# Cooper Helmets



## Hel_n (27 Jul 2007)

I'm hoping some of you may be able to help me.  My brother is looking for a blue Cooper helmet with a face guard.  I have found one on Ebay for €149, but the seller has so many available I'm wondering if they're genuine.  Am I being over-suspicious?  The seller's feedback is 98.3% which is good but every time I try to read their feedback the page wont load (not their fault I know).

Does any one know of anywhere else I might be able to get one?


----------



## gonk (27 Jul 2007)

"If you've got a cheap head, buy a cheap helmet."

I would not take any chances on this kind of safety gear.


----------



## eoghanlk (27 Jul 2007)

Hi Hel_n,

I don't know if the e-bay helmets are genuine or not but I was wondering why you would want a cooper one at 149 euro anyway. I used to use one with a face guard fitted about 10 years ago but back then mycro helmets were poorly designed square uncomfortable things to wear. The modern mycros are way better than my old cooper - in my opinion. Ceck out thegaastore.com for a choice of mycro, azzurri or PFS helmets from about 60 - 80 euro.[broken link removed]
I came across the following site when I googled cooper [broken link removed]


----------



## Hel_n (27 Jul 2007)

Personally, I think the Cooper helmets look awful but it's what he wants.  He know that it wont be as comfortable as his Mycro one and he may not even be allowed to wear it but he lives and breathes hurling so it is more of a collector's item for him.


----------



## eoghanlk (30 Jul 2007)

> he lives and breathes hurling


 
He'll eventually get sense!


----------



## therave (30 Jul 2007)

take him to a doctor to get his head examined if he's that fanatical about hurling..
on the ebay thing.. check where the seller is from and ask where they get the helmets from.. if it's the far east then tun like hell away


----------



## Leo (30 Jul 2007)

I think you'd be mad to pay that much money for a hockey helmet! Cooper stopped making those years ago.


----------



## browser (30 Jul 2007)

Hi,

Just so you guys know - Cooper are back making helmets again - so the one you are thinking about buying, could well be brand new (especially if they have loads of them).  I know loads of hurlers that are mad about the new coopers (maybe nostalgia), but I know nothing about them myself, other than they had to pass very high safety standards.

http://www.cooper.ie/

PS - I have no real link to cooper, other than I know some people who do - if you know what I mean.


----------



## Leo (30 Jul 2007)

browser said:


> Just so you guys know - Cooper are back making helmets again


 
But Cooper never stopped making helmets, right? They just made better ones for the sport they were intended for, ice hockey!


----------



## clipper1981 (31 Jul 2007)

This was put on my local GAA website and having seen the helmets I can highly recommend them. They have various colours with a KIlkenny guard. As far as I am aware the price is 90 euro.

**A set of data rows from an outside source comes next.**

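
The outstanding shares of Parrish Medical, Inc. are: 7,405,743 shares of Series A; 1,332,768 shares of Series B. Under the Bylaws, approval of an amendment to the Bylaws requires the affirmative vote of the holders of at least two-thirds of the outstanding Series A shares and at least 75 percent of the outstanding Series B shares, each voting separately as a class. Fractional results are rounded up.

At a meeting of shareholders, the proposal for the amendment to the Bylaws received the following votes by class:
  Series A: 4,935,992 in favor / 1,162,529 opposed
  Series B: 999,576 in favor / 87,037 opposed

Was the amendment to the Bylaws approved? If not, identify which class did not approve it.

Series A: 2/3 of 7405743 = 4937162; 4,937,162 required, 4,935,992 in favor — not approved.
Series B: 3/4 of 1332768 = 999576; 999,576 required, 999,576 in favor — approved.

Not approved — the Series A shares did not give the required vote.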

"My Name Niall O Connor I am just letting your club know that I am selling brand new sk100 cooper helmets ……if you have any queries contact me by email (Niall290@hotmail.com) or on mobile 0876715568…..let your club members no as I no they will interested….exact same helmets as inter county hurlers wear…."


----------



## GermanInvest (8 Sep 2007)

Did these new Cooper helmets not fail the NSAI Standard testing? I was told that Mycro are the only helmet that has passed these tests. (by the way i've no connection to Mycro)


----------



## corkman365 (14 Sep 2007)

Cooper helmets have NOT passed the IS355:2006 standard as laid out by NSAI.

As per the Croker Park directive,they should not be worn or allowed to be worn.

No player is insured if they get injured whilst wearing a cooper helmet.


----------